Bright Planning, my consultancy, was born in that moment when daydreaming inspiration meets dire necessity. I had wanted to start my own agency for a while, but I was comfortable in my position as a marketing director for a copywriting agency at the time.

Then one morning, out of nowhere, the agency president informed me they were restructuring and I was terminated effective immediately.

I was locked out of my computer, none of the clients or writers in the agency knew what was happening, and I got served one final paycheck.

(I later discovered they were having cash flow issues and therefore had to cut one of their higher salaries…mine).

I had no clients to start my own thing…just a handful of references and a short window.

As a single mother in a town with very limited job prospects, no way to easily move to another city, and a mortgage due, I had a very short runway to either find a new job or start this dream I had held in my mind for over a year. I knew the rough business structure, the pitch, the process of how I could build my business…so I started pounding the pavement and making contacts.

While I picked up little freelance projects (copywriting, web design, anything to put food on the table), I spread the word that I was offering one signature service: a quarterly custom-tailored marketing plan. A few small business owners hired me to write up these “blueprints” as I called them at the time, and from there came a handful of referrals from a job well done and the results they had with their blueprint, and then word of mouth spread.

Within three months, I had enough business to declare an official opening of my consultancy and went head first into building it to what it is today.

Three pieces of advice I would give to anyone thinking of starting a small business:

1. In order to scale successfully, you have to understand your cash flow.

Facebook likes, website visitors, news coverage of your venture don’t directly equal survival. Cash flow equals survival.

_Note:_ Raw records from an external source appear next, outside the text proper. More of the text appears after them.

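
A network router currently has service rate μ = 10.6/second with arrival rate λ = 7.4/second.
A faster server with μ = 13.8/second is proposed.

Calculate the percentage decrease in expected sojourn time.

System 1: ρ₁ = 7.4/10.6 = 0.6981, W₁ = 1/(10.6-7.4) = 0.31250
System 2: ρ₂ = 7.4/13.8 = 0.5362, W₂ = 1/(13.8-7.4) = 0.15625
Improvement: (W₁-W₂)/W₁ = (0.31250-0.15625)/0.31250 = 50.00%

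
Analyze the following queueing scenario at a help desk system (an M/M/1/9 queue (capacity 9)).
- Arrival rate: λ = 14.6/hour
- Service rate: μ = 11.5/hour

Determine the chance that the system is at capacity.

ρ = λ/μ = 14.6/11.5 = 1.26957
P₀ = (1-ρ)/(1-ρ^(K+1)) = (1-1.26957)/(1-1.26957^10) = -0.2696/-9.8784 = 0.02729
P_K = P₀×ρ^K = 0.02729 × 1.26957^9 = 0.02729 × 8.5686 = 0.2338
Blocking probability = 23.38%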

From day one, make sure you have your financial system set up or get an accountant or business consultant to do it for you. It will save you so much time, energy, and prevent stress.

2. Speaking of, don’t be a slave to time.

Delegate tasks to contractors, hire employees, train paid interns…whatever you need to do to make sure you keep a work-life balance. When first starting my business, I worked 60-80 hours a week but I always made sure I sat down to dinner with my son every night and fully focused on him.

The best part of having your own business is that you’re not on someone else’s clock, you’re on your own…so use that time wisely.

3. For any type of sales launch, event, or new service roll-out, start planning your marketing campaign 8 weeks in advance.

There’s nothing worse than scrambling at the last minute to get the word out about your business. Take your time and strategically build your marketing, communications, and sales funnel piece by piece. This ensures you make the best decisions that will serve your company’s brand in the long run.

And take notes of what works and what doesn’t, and apply those to your next marketing campaign.